Bu ayet, cemaat yani parti (Hizbi) olarak çalışmanın vacip olduğuna işaret etmektedir; zira ayette partileşme bizzat talep edilmiştir; çünkü iyiliği emretmek ve kötülükten sakındırmak her Müslüman için farzdır. Ancak ayet, iyiliği emretme ve kötülükten sakındırma konusunda Müslümanın bireysel rolüne ek olarak cemaat çalışmasının farz olduğuna da işaret etmektedir. Toplumlarda herhangi bir değişim meydana getirmenin tek yolu işte budur. Bizim örneğimiz ve rol modelimiz Muhammed Sallallahu Aleyhi ve Sellem ashabını kitleleştirdi, onlara Erkam bin Ebu'l-Arkam'ın evinde İslam'ı öğretti. Böylece bir parti (Hizb) oldular, yani kendisi için çalıştıkları ve yolunda en değerli ve kıymetli şeylerini verdikleri bir davanın ve gayenin sahipleri oldular. Ta ki Sallallahu Aleyhi ve Sellem ashabıyla birlikte Medine'de İslam'ın nurunun parlamaya başladığı ve daha da güçlenip büyüdüğü devleti kurana kadar. Aynı şekilde bugün de toplumu değiştirmek isteyen herkes, özellikle sadece bunu yerine getirenlerle sınırlı kurtuluşla bağlantılı olarak amelinin önemine ve gayesine iman ederek uğruna en değerli ve kıymetli şeyleri feda etmeyi hak eden bir ideolojiye sahip bir parti çerçevesinde cemaat olarak çalışmalıdır. Çünkü basitçe şerî bir vacip ve değişime ulaştıran pratik bir metot olan cemaat çalışmasının aksine bir bireyin toplumu değiştirmesi, bir devlet kurması veya bir münkeri değiştirmesi hem akli hem de vakıa olarak mümkün değildir.

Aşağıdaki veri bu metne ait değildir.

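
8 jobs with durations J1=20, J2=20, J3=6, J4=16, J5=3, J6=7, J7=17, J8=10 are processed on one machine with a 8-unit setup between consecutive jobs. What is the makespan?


Makespan = Σ processing + (n-1) × setup
= (20 + 20 + 6 + 16 + 3 + 7 + 17 + 10) + (8-1)×8
= 99 + 56
= 155 time units


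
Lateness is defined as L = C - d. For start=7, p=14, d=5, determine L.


Completion = 7 + 14 = 21
Lateness = C - d = 21 - 5
= 16


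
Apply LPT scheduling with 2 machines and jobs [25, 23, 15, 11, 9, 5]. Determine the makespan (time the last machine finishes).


Jobs (LPT sorted): [25, 23, 15, 11, 9, 5]
Machines: 2
  J=25 → Machine 1 (load: 0+25=25)
  J=23 → Machine 2 (load: 0+23=23)
  J=15 → Machine 2 (load: 23+15=38)
  J=11 → Machine 1 (load: 25+11=36)
  J=9 → Machine 1 (load: 36+9=45)
  J=5 → Machine 2 (load: 38+5=43)
Machine loads: [45, 43]
Makespan = max = 45 time units


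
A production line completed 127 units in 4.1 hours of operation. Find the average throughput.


Throughput = units / time
= 127 / 4.1
= 31.0 units/hour


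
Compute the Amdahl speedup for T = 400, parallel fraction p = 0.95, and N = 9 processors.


Amdahl's law: T_p = T × ((1-p) + p/N)
= 400 × ((1-0.95) + 0.95/9)
= 400 × (0.05 + 0.1056)
= 400 × 0.1556
= 62.22
Speedup = 400/62.22
= 6.43×


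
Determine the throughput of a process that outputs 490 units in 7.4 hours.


Throughput = units / time
= 490 / 7.4
= 66.2 units/hour


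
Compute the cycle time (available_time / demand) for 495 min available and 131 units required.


Cycle time = available time / demand
= 495 / 131
= 3.78 min/unit


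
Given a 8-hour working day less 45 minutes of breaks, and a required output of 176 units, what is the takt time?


Available = 8×60 - 45 = 435 min
Takt time = 435 / 176
= 2.47 min/unit


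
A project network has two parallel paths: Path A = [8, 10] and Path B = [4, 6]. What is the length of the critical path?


Path A: 8 + 10 = 18
Path B: 4 + 6 = 10
Critical path = longest = max(18, 10)
= 18 (Path A)


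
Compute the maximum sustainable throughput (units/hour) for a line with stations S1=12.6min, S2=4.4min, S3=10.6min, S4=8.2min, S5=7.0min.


Bottleneck = longest station time
Station times: [12.6, 4.4, 10.6, 8.2, 7.0]
Max = 12.6 min
Rate = 60 / 12.6
= 4.76 units/hour (bottleneck: 12.6min)


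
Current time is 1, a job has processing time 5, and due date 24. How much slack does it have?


Slack = due - current_time - processing
= 24 - 1 - 5
= 18


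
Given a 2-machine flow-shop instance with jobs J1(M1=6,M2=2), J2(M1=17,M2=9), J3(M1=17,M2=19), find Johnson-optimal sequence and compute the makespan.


Johnson's rule:
Group 1 (M1≤M2, sort by M1): ['J3']
Group 2 (M1>M2, sort desc M2): ['J2', 'J1']
Sequence: J3 → J2 → J1
Makespan calculation:
  J3: M1 done=17, M2 done=36
  J2: M1 done=34, M2 done=45
  J1: M1 done=40, M2 done=47
= Sequence: J3 → J2 → J1, Makespan: 47


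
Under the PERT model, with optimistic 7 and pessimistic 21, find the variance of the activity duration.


σ² = ((p - o) / 6)² = (p - o)² / 36
= (21 - 7)² / 36
= 14² / 36
= 196 / 36
= 5.4444


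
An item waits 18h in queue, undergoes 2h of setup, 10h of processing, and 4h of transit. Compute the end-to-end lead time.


Lead time = queue + setup + processing + transit
= 18 + 2 + 10 + 4
= 34 hours


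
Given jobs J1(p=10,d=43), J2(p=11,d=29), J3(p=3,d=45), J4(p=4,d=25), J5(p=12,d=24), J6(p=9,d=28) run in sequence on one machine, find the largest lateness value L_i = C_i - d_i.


Lateness per job (L = C - d):
  J1: C=10, d=43, L=-33
  J2: C=21, d=29, L=-8
  J3: C=24, d=45, L=-21
  J4: C=28, d=25, L=3
  J5: C=40, d=24, L=16
  J6: C=49, d=28, L=21
Lmax = max(-33, -8, -21, 3, 16, 21)
= 21


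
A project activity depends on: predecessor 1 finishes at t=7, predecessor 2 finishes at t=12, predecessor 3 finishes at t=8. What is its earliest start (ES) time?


ES = max of all predecessor completion times
Predecessors: [7, 12, 8]
ES = max(7, 12, 8)
= 12


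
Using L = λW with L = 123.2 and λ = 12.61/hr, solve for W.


Little's law: L = λW → W = L / λ
= 123.2 / 12.61
= 9.77 hours


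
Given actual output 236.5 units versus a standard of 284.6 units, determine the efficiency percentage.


Efficiency = (actual / standard) × 100
= (236.5 / 284.6) × 100
= 83.1%


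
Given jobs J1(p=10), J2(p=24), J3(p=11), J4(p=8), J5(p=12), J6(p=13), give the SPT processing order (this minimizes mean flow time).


SPT: sort by shortest processing time
  J4: p=8
  J1: p=10
  J3: p=11
  J5: p=12
  J6: p=13
  J2: p=24
Order: J4 → J1 → J3 → J5 → J6 → J2


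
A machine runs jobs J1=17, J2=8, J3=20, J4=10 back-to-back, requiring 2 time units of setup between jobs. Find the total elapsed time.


Makespan = Σ processing + (n-1) × setup
= (17 + 8 + 20 + 10) + (4-1)×2
= 55 + 6
= 61 time units


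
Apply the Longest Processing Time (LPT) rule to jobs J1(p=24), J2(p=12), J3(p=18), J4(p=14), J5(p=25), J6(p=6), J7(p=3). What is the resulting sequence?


LPT: sort by longest processing time first
  J5: p=25
  J1: p=24
  J3: p=18
  J4: p=14
  J2: p=12
  J6: p=6
  J7: p=3
Order: J5 → J1 → J3 → J4 → J2 → J6 → J7


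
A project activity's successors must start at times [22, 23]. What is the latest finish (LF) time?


LF = min of all successor start times
Successors start at: [22, 23]
LF = min(22, 23)
= 22


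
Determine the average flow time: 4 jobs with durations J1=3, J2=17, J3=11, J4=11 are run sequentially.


Completion times:
  J1: completes at 3
  J2: completes at 20
  J3: completes at 31
  J4: completes at 42
Sum = 96
Average = 96/4
= 24.00


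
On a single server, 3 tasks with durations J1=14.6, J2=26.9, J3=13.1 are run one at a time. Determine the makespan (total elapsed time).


Sequential makespan: sum all processing times
= 14.6 + 26.9 + 13.1
= 54.6 time units


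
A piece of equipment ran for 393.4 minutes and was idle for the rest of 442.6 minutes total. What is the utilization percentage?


Utilization = busy / total × 100
= 393.4 / 442.6 × 100
= 88.9%


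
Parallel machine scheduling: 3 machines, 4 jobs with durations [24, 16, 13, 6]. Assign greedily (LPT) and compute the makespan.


Jobs (LPT sorted): [24, 16, 13, 6]
Machines: 3
  J=24 → Machine 1 (load: 0+24=24)
  J=16 → Machine 2 (load: 0+16=16)
  J=13 → Machine 3 (load: 0+13=13)
  J=6 → Machine 3 (load: 13+6=19)
Machine loads: [24, 16, 19]
Makespan = max = 24 time units


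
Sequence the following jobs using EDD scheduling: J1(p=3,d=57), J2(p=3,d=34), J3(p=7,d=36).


EDD: sort by earliest due date
  J2: d=34, p=3
  J3: d=36, p=7
  J1: d=57, p=3
Order: J2 → J3 → J1


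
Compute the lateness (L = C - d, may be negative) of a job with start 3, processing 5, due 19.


Completion = 3 + 5 = 8
Lateness = C - d = 8 - 19
= -11


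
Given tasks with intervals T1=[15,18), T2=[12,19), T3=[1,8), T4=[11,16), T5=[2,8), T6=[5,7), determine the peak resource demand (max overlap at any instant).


Check each time point for overlaps:
  t=5: 3 tasks active (T3, T5, T6)
Max concurrent = 3


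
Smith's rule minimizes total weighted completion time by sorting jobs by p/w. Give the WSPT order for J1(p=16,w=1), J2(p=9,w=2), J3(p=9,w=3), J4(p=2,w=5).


WSPT (Smith's rule): sort by p/w ascending
  J4: p/w = 2/5 = 0.400
  J3: p/w = 9/3 = 3.000
  J2: p/w = 9/2 = 4.500
  J1: p/w = 16/1 = 16.000
Order: J4 → J3 → J2 → J1


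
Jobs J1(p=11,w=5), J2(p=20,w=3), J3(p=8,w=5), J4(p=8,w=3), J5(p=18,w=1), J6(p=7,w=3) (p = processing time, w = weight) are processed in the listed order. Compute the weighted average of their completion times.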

İşte Hizb-ut Tahrir, bu esasa göre ve Allahu Teala'nın iyiliği emretme ve kötülükten sakındırma emrine icabet ederek kurulmuştur; dolayısıyla partinin kurulması, yeryüzünün tamamında İslam'ı ikame edecek, münkerin varlığını reddedecek, onu engelleyecek ve münkeri işleyenleri cezalandıracak İslam Devleti'ni kurmak amacıyla çalışmak içindir.

Hizb-ut Tahrir'in fikri, yayınladığı kitap, neşriyat ve yayınlarda yazılı olan ve özellikle değişim için çalışanlar olmak üzere partinin tüm hücrelerini aynı özelliklere sahip tek bir potada bir araya getiren ve eriten parti kültürünü temsil etmektedir; yani parti kültürünü ve üzerine inşa ettiği temeli, fikir kılmıştır. Bu fikir ise, kendisinden hükümlerin, usulün ve üzerine inşa edilen tanımların çıktığı İslam akidesidir. Yani İslam akidesi, parti kültürü için fikri kaide mesabesinde olmaktadır. Bu yüzden Hizb-ut Tahrir, İslam akidesinden kaynaklanan veya İslam akidesi üzerine inşa edilen ve gayesini gerçekleştirmek için gerekli tüm fikirleri benimsemiştir; dikkat edin gaye, İslami hayatı yeniden başlatmaktır.

Partinin kültürü, İslami hayatın mütekamil bir şekilde tasavvurunu ve bunun Müslümanları birleştiren siyasi bir sistemin, yani Hilafet sisteminin altında nasıl gerçekleştirileceğini içeren bir dizi fikri paket olarak nitelendirilebilir. Partinin kültürüne istikra-tümevarım bir bakış açısı getirebilmek için şu üç hususun arasını ayırmamız gerekir:

1- Partinin gerçekleştirmek istediği gaye; Hilafet Devleti'ni kurmak yoluyla İslami hayatı yeniden başlatmaktır ki bu bilinmektedir.

2- Partinin gençlere yönelik verdiği kültürlendirme sürecinin gayesi, İslam ile amel etmeye, onu taşımaya, ona davet etmeye, onun için fedakârlıkta bulunup çaba sarf etmeye muktedir seçkin İslami şahsiyetler oluşturmaktır.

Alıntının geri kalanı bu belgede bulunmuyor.